Every time we seem to have a wet winter or a wet spring, the mud holes created on that line need significant attention.

And in the previous couple of years we have had exactly that problem.

But that $134 million has been spent and, hopefully, it will lead to some improvements in the performance objectives.

However, we are not going to see serious improvements in these time lines until we get a stricter performance obligation set down under the agreement with the Victorian government and we get some new rolling stock on that line—certainly, in the same light that we have new, efficient VLocity trains going to Gippsland, Geelong, Ballarat and Bendigo, all seats that seemed to be given much more precedent than the north-east line and the Shepparton line collectively.

I want to turn my attention to the Shepparton line because whilst I am the local member for Violet Town, Euroa, just north of Seymour and just south of Benalla, about 100 kilometres of that line is in my electorate.

What is an even greater worry is the fact that the city of Greater Shepparton, which has well over 50,000 people, is only 27 kilometres further away from Melbourne than is the City of Bendigo, where I lived for the previous 15 years.

There, I was able to enjoy an hourly service to and from Melbourne for the last 10 years.

To be 12 minutes in train travel further away than another regional city in Victoria and yet only to have a quarter of the services that are available seems to be a gross injustice.

The people of Shepparton need to be treated with a little more respect.

I understand, again, talking to Steph Ryan, the member for Euroa, that the Victorian transport minister, Jacinta Allan, will not even go to Shepparton or Benalla to talk to many of these travellers who are having to put up with these substandard services.

As I said, in Bendigo there are 20 train services a day, and in Shepparton—only 27 kilometres further away from the Melbourne CBD—there are four services a day, and the fourth one has only just been added.

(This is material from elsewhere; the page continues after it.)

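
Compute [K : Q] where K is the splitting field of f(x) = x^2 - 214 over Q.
[K : Q] = 2

f(x) = x^2 - 214 factors as (x - √214)(x + √214). The splitting field is K = Q(√214). Since 214 is squarefree and > 1, it is not a perfect square, so x^2 - 214 is irreducible over Q and [Q(√214) : Q] = 2. Hence [K : Q] = 2.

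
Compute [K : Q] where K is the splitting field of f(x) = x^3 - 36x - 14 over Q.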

For Wodonga to Melbourne there are three V/line trains, two buses and two XPT interstate trains.

It is pathetic to look at the contrast in services.

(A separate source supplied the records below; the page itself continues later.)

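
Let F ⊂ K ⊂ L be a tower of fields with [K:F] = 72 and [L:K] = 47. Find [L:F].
[L:F] = 3384

The tower law says that for any tower of field extensions F ⊂ K ⊂ L with finite degrees, [L:F] = [L:K] · [K:F]. Here this gives [L:F] = 47 · 72 = 3384.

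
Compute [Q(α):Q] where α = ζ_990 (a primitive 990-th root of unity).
[Q(α):Q] = 240

The minimal polynomial of ζ_990 over Q is the 990-th cyclotomic polynomial Φ_990(x), which is irreducible over Q and has degree φ(990) = 240. Hence [Q(α):Q] = φ(990) = 240.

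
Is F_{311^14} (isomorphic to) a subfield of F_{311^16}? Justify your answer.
No: F_{311^14} is not a subfield of F_{311^16}

F_{p^m} embeds in F_{p^n} iff m | n. Here 14 ∤ 16 (since 16 = 1·14 + 2 with remainder 2 ≠ 0), so F_{311^14} is not a subfield of F_{311^16}. Equivalently: if it were, the tower law would give 14 = [F_{311^14}:F_311] dividing [F_{311^16}:F_311] = 16, contradiction.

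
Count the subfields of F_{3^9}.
F_{3^9} has 3 subfields

The subfields of F_{p^n} are exactly the fields F_{p^d} for d | n (each is the fixed field of the unique index-d subgroup of Gal(F_{p^n}/F_p) ≅ Z/nZ). The divisors of n = 9 are {1, 3, 9}, giving 3 subfields: F_{3^1}, F_{3^3}, F_{3^9}.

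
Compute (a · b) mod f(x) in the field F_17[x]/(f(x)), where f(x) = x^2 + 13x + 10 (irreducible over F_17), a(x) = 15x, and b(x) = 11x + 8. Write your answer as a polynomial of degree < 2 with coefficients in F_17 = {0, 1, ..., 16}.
a · b ≡ 15x + 16 (mod f(x))

Multiply in F_17[x]: a(x)·b(x) = (15x)·(11x + 8) = 12x^2 + x. This has degree ≥ 2, so divide by f(x) over F_17: 12x^2 + x = (12)·(x^2 + 13x + 10) + (15x + 16). Hence a·b ≡ 15x + 16 (mod f). (F_17[x]/(f) is a field with 17^2 = 289 elements since f is irreducible of degree 2.)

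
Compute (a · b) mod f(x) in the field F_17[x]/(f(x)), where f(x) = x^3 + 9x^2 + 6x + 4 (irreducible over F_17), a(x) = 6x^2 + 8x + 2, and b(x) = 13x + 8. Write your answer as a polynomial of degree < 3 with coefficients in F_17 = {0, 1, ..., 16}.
a · b ≡ 11x^2 + 13x + 10 (mod f(x))

Multiply in F_17[x]: a(x)·b(x) = (6x^2 + 8x + 2)·(13x + 8) = 10x^3 + 16x^2 + 5x + 16. This has degree ≥ 3, so divide by f(x) over F_17: 10x^3 + 16x^2 + 5x + 16 = (10)·(x^3 + 9x^2 + 6x + 4) + (11x^2 + 13x + 10). Hence a·b ≡ 11x^2 + 13x + 10 (mod f). (F_17[x]/(f) is a field with 17^3 = 4913 elements since f is irreducible of degree 3.)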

And whilst I know that Minister Chester has taken up Steph Ryan's invitation to travel on the north-east line—and I know that he is very committed to doing what he can as the federal Minister for Infrastructure and Transport—the member for Indi and I both know that this is predominantly a Victorian government issue.

The arrangement with ARTC is an arrangement with the Victorian government. All of those performance obligations are under a lease agreement with the Victorian government and its charter.

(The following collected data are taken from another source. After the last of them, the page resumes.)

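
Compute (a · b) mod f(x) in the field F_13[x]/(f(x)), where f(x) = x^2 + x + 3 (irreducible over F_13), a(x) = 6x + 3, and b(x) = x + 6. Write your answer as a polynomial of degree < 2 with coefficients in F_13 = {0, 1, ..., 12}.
a · b ≡ 7x (mod f(x))

Multiply in F_13[x]: a(x)·b(x) = (6x + 3)·(x + 6) = 6x^2 + 5. This has degree ≥ 2, so divide by f(x) over F_13: 6x^2 + 5 = (6)·(x^2 + x + 3) + (7x). Hence a·b ≡ 7x (mod f). (F_13[x]/(f) is a field with 13^2 = 169 elements since f is irreducible of degree 2.)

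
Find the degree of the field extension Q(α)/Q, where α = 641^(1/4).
[Q(α):Q] = 4

α is a root of x^4 - 641. By Eisenstein's criterion at the prime p = 641 (which divides the constant term 641 but p^2 = 410881 does not, since 641 is squarefree), x^4 - 641 is irreducible over Q. Hence [Q(α):Q] = 4.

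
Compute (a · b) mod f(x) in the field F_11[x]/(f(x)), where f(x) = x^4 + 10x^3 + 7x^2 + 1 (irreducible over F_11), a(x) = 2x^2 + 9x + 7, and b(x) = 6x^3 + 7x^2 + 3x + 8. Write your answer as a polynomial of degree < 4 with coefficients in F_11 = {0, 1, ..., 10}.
a · b ≡ 8x^3 + 5x^2 + 4x + 9 (mod f(x))

Multiply in F_11[x]: a(x)·b(x) = (2x^2 + 9x + 7)·(6x^3 + 7x^2 + 3x + 8) = x^5 + 2x^4 + x^3 + 4x^2 + 5x + 1. This has degree ≥ 4, so divide by f(x) over F_11: x^5 + 2x^4 + x^3 + 4x^2 + 5x + 1 = (x + 3)·(x^4 + 10x^3 + 7x^2 + 1) + (8x^3 + 5x^2 + 4x + 9). Hence a·b ≡ 8x^3 + 5x^2 + 4x + 9 (mod f). (F_11[x]/(f) is a field with 11^4 = 14641 elements since f is irreducible of degree 4.)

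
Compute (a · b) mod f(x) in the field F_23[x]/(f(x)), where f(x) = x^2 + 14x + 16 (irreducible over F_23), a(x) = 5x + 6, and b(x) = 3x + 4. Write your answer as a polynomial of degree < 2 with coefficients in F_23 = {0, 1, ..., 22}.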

I think we need to be loud on this.

I appreciate the fact that the member for Indi has found her voice in relation to this issue.

It is a significant issue: it is a significant issue of disadvantage and it is a significant issue of inequality.

I cannot understand how the Labor Party in Victoria accepts the fact that we have such inequality.

We have a decent train service across from Gippsland through Ballarat, Bendigo, Warrnambool and Geelong, with regular services but, all of a sudden, when you get to Wodonga, Wangaratta, Benalla and Shepparton it is very, very poor indeed.

I acknowledge the member for Indi for having put up this motion.

I would like to have seen her be a little more critical of the Labor Party every now and again, because she understands exactly who has the total responsibility for this issue.

Certainly this has the opportunity to really grow some significant regional cities, mainly Wangaratta and Wodonga, and Albury in New South Wales.

A vastly improved, efficient and timely service into Melbourne would do enormous things for Shepparton and I am sure it would do enormous things for significant towns in her electorate.

This is very much an issue that once you build the service, people will opt to get out of their cars, leave their cars at home and find their way to Melbourne for professional appointments, medical appointments and sporting and cultural events.

They will truly be able to enjoy life and improve their amenity if they could only have a decent and significant rail connection through to their capital city.

I thank the member for Indi for putting this on the Notice Paper so that we have the opportunity to talk about a significant issue in the seat of Murray.